Reproducible Benchmark Demo
This demo creates a tiny synthetic pair-classification dataset, adapts it through the dataset manifest workflow, scores it with an offline lexical baseline, and writes auditable outputs.
It is a workflow example, not a benchmark claim. Real datasets are not bundled with Matheel, and users should provide or download datasets according to each source's terms.
Run the Demo
From the repository root:
python examples/evaluation/reproducible_benchmark_demo.py \
--output-dir benchmark_outputs/synthetic_pair_benchmark \
--overwrite
The command writes:
benchmark_outputs/synthetic_pair_benchmark/
raw/pairs.csv
dataset_manifest.json
benchmark_config.json
dataset/
results/
scored_pairs.csv
pair_metrics.json
resample_metrics.csv
resample_summary.csv
reproducibility.json
The generated files capture:
- synthetic raw inputs and the normalized Matheel dataset
- source, adapter, and destination choices in
dataset_manifest.json - threshold, feature weights, preprocessing, language, and resampling seed in
benchmark_config.json - scored rows and aggregate pair-classification metrics
- fold-level metrics and interval summaries
- package versions, Python metadata, platform metadata, source fingerprint, and run metadata
CLI Equivalent
After generating the synthetic inputs, you can rerun the scoring step through the CLI:
matheel evaluate-pairs \
--manifest benchmark_outputs/synthetic_pair_benchmark/dataset_manifest.json \
--feature-weight levenshtein=1.0 \
--preprocess-mode basic \
--code-language python \
--threshold 0.65 \
--scores-out benchmark_outputs/synthetic_pair_benchmark/results/scored_pairs_cli.csv \
--metrics-out benchmark_outputs/synthetic_pair_benchmark/results/pair_metrics_cli.json \
--reproducibility-out benchmark_outputs/synthetic_pair_benchmark/results/reproducibility_cli.json
The example uses levenshtein=1.0, so it runs offline and does not download embedding models.
Adapt the Workflow
For a custom pair dataset:
- Replace
raw/pairs.csvwith your own table. - Update
dataset_manifest.jsonsoadapter_optionspoint to your column names. - Keep
benchmark_config.jsonwith the run settings you want to audit. - Keep a fixed resampling seed while comparing configurations.
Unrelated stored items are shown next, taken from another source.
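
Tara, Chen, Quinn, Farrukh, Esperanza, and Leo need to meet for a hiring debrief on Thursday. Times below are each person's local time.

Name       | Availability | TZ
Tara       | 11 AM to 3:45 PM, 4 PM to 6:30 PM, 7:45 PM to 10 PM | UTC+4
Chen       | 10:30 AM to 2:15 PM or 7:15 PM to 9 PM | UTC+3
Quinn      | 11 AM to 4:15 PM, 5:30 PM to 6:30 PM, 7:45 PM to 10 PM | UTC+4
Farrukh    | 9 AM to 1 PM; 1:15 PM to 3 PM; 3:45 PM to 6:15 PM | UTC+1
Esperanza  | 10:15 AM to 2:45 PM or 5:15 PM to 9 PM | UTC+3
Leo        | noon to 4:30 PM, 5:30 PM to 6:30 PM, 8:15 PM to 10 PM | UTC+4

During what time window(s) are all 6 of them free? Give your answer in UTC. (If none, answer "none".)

08:00-11:15, 16:15-17:15

Tara in UTC: 07:00-11:45, 12:00-14:30, 15:45-18:00 (subtract 4h to convert from UTC+4).
Chen in UTC: 07:30-11:15, 16:15-18:00 (subtract 3h to convert from UTC+3).
Quinn in UTC: 07:00-12:15, 13:30-14:30, 15:45-18:00 (subtract 4h to convert from UTC+4).
Farrukh in UTC: 08:00-12:00, 12:15-14:00, 14:45-17:15 (subtract 1h to convert from UTC+1).
Esperanza in UTC: 07:15-11:45, 14:15-18:00 (subtract 3h to convert from UTC+3).
Leo in UTC: 08:00-12:30, 13:30-14:30, 16:15-18:00 (subtract 4h to convert from UTC+4).
Tara ∩ Chen: 07:30-11:15, 16:15-18:00.
Tara ∩ Chen ∩ Quinn: 07:30-11:15, 16:15-18:00.
Tara ∩ Chen ∩ Quinn ∩ Farrukh: 08:00-11:15, 16:15-17:15.
Tara ∩ Chen ∩ Quinn ∩ Farrukh ∩ Esperanza: 08:00-11:15, 16:15-17:15.
Tara ∩ Chen ∩ Quinn ∩ Farrukh ∩ Esperanza ∩ Leo: 08:00-11:15, 16:15-17:15.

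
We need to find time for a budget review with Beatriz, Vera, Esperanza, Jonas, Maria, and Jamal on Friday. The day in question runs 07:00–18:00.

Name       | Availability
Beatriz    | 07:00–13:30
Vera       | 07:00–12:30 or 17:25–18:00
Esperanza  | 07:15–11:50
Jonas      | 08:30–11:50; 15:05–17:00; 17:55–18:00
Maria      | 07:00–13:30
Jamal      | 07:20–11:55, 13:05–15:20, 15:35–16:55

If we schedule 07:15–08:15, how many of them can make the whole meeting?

Beatriz, Vera, Esperanza, and Maria can make the full 07:15-08:15 slot — that's 4.

4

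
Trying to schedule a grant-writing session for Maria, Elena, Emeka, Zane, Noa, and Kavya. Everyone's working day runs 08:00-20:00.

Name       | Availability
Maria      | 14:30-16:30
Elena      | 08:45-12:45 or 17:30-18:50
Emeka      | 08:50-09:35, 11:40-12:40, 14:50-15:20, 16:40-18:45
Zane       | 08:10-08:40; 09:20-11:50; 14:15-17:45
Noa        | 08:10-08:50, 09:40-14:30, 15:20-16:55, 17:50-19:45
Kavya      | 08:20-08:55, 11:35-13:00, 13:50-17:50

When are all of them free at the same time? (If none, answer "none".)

Maria ∩ Elena: ∅.
Maria ∩ Elena ∩ Emeka: ∅.
Maria ∩ Elena ∩ Emeka ∩ Zane: ∅.
Maria ∩ Elena ∩ Emeka ∩ Zane ∩ Noa: ∅.
Maria ∩ Elena ∩ Emeka ∩ Zane ∩ Noa ∩ Kavya: ∅.
There is no time when everyone is free.

none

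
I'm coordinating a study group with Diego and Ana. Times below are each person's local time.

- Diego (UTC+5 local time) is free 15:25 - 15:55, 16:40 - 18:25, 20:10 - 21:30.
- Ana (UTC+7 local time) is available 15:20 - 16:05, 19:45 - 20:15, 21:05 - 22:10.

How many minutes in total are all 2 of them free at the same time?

30

Diego in UTC: 10:25-10:55, 11:40-13:25, 15:10-16:30 (subtract 5h to convert from UTC+5).
Ana in UTC: 08:20-09:05, 12:45-13:15, 14:05-15:10 (subtract 7h to convert from UTC+7).
Diego ∩ Ana: 12:45-13:15.
That's a single block of 30 minutes.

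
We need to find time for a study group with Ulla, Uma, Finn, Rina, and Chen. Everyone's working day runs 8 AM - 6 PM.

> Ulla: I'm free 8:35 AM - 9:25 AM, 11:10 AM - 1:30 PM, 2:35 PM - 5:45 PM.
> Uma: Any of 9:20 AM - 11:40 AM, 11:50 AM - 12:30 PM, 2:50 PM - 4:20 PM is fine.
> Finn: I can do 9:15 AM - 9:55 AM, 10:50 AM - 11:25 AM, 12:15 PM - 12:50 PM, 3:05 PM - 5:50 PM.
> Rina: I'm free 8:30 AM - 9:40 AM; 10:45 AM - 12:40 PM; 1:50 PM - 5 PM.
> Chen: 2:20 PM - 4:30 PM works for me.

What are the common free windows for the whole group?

15:05-16:20

Ulla ∩ Uma: 09:20-09:25, 11:10-11:40, 11:50-12:30, 14:50-16:20.
Ulla ∩ Uma ∩ Finn: 09:20-09:25, 11:10-11:25, 12:15-12:30, 15:05-16:20.
Ulla ∩ Uma ∩ Finn ∩ Rina: 09:20-09:25, 11:10-11:25, 12:15-12:30, 15:05-16:20.
Ulla ∩ Uma ∩ Finn ∩ Rina ∩ Chen: 15:05-16:20.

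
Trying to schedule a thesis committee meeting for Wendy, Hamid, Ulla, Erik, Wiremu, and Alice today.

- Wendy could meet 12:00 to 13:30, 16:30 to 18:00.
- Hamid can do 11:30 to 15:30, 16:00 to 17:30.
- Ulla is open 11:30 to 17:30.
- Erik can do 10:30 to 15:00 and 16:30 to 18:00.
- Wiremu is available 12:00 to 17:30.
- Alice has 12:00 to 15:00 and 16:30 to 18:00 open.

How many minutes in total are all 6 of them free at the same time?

150

Wendy ∩ Hamid: 12:00-13:30, 16:30-17:30.
Wendy ∩ Hamid ∩ Ulla: 12:00-13:30, 16:30-17:30.
Wendy ∩ Hamid ∩ Ulla ∩ Erik: 12:00-13:30, 16:30-17:30.
Wendy ∩ Hamid ∩ Ulla ∩ Erik ∩ Wiremu: 12:00-13:30, 16:30-17:30.
Wendy ∩ Hamid ∩ Ulla ∩ Erik ∩ Wiremu ∩ Alice: 12:00-13:30, 16:30-17:30.
Summing the common windows: 90 + 60 = 150 minutes.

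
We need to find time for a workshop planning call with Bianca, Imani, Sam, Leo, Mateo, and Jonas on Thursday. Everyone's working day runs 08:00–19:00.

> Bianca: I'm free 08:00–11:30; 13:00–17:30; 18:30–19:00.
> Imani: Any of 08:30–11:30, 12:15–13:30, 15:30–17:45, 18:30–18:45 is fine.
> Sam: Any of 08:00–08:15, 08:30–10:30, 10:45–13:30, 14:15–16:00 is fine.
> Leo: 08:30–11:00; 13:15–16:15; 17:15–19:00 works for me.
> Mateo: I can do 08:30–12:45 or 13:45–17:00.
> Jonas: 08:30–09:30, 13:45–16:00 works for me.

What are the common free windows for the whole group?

08:30-09:30, 15:30-16:00

Bianca ∩ Imani: 08:30-11:30, 13:00-13:30, 15:30-17:30, 18:30-18:45.
Bianca ∩ Imani ∩ Sam: 08:30-10:30, 10:45-11:30, 13:00-13:30, 15:30-16:00.
Bianca ∩ Imani ∩ Sam ∩ Leo: 08:30-10:30, 10:45-11:00, 13:15-13:30, 15:30-16:00.
Bianca ∩ Imani ∩ Sam ∩ Leo ∩ Mateo: 08:30-10:30, 10:45-11:00, 15:30-16:00.
Bianca ∩ Imani ∩ Sam ∩ Leo ∩ Mateo ∩ Jonas: 08:30-09:30, 15:30-16:00.
Those are the intersection windows.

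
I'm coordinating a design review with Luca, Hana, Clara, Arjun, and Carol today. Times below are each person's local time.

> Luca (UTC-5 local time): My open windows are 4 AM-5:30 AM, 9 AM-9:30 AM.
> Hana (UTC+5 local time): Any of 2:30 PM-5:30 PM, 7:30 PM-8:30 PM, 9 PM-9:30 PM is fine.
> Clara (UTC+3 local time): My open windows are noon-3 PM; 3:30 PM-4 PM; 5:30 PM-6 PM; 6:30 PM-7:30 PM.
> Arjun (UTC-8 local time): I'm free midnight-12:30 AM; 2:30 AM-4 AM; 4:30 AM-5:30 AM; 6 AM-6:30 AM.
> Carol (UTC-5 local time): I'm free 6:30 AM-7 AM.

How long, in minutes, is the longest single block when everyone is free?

Luca in UTC: 09:00-10:30, 14:00-14:30 (add 5h to convert from UTC-5).
Hana in UTC: 09:30-12:30, 14:30-15:30, 16:00-16:30 (subtract 5h to convert from UTC+5).
Clara in UTC: 09:00-12:00, 12:30-13:00, 14:30-15:00, 15:30-16:30 (subtract 3h to convert from UTC+3).
Arjun in UTC: 08:00-08:30, 10:30-12:00, 12:30-13:30, 14:00-14:30 (add 8h to convert from UTC-8).
Carol in UTC: 11:30-12:00 (add 5h to convert from UTC-5).
Luca ∩ Hana: 09:30-10:30.
Luca ∩ Hana ∩ Clara: 09:30-10:30.
Luca ∩ Hana ∩ Clara ∩ Arjun: ∅.
Luca ∩ Hana ∩ Clara ∩ Arjun ∩ Carol: ∅.
There is no time when everyone is free.
No common window exists, so the longest block is 0 minutes.

0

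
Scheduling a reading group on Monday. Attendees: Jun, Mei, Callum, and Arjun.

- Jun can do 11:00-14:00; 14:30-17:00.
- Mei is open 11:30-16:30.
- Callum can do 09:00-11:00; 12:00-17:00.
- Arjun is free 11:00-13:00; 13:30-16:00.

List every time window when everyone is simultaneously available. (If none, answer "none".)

Jun ∩ Mei: 11:30-14:00, 14:30-16:30.
Jun ∩ Mei ∩ Callum: 12:00-14:00, 14:30-16:30.
Jun ∩ Mei ∩ Callum ∩ Arjun: 12:00-13:00, 13:30-14:00, 14:30-16:00.
So the common availability across everyone is 12:00-13:00, 13:30-14:00, 14:30-16:00.

12:00-13:00, 13:30-14:00, 14:30-16:00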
- Store generated outputs outside source control unless the files are deliberately tiny examples.
For retrieval datasets, use auto_retrieval_tabular and the ranking metrics described in Datasets and evaluation.
Reproducibility Checklist
- Record the Matheel version and optional backend package versions.
- Record the dataset source, adapter, and normalized source fingerprint.
- Record scorer settings, preprocessing, language, threshold, and feature weights.
- Record split method, number of folds or rounds, confidence level, and random seed.
- Keep scored rows alongside summary metrics so threshold decisions can be audited.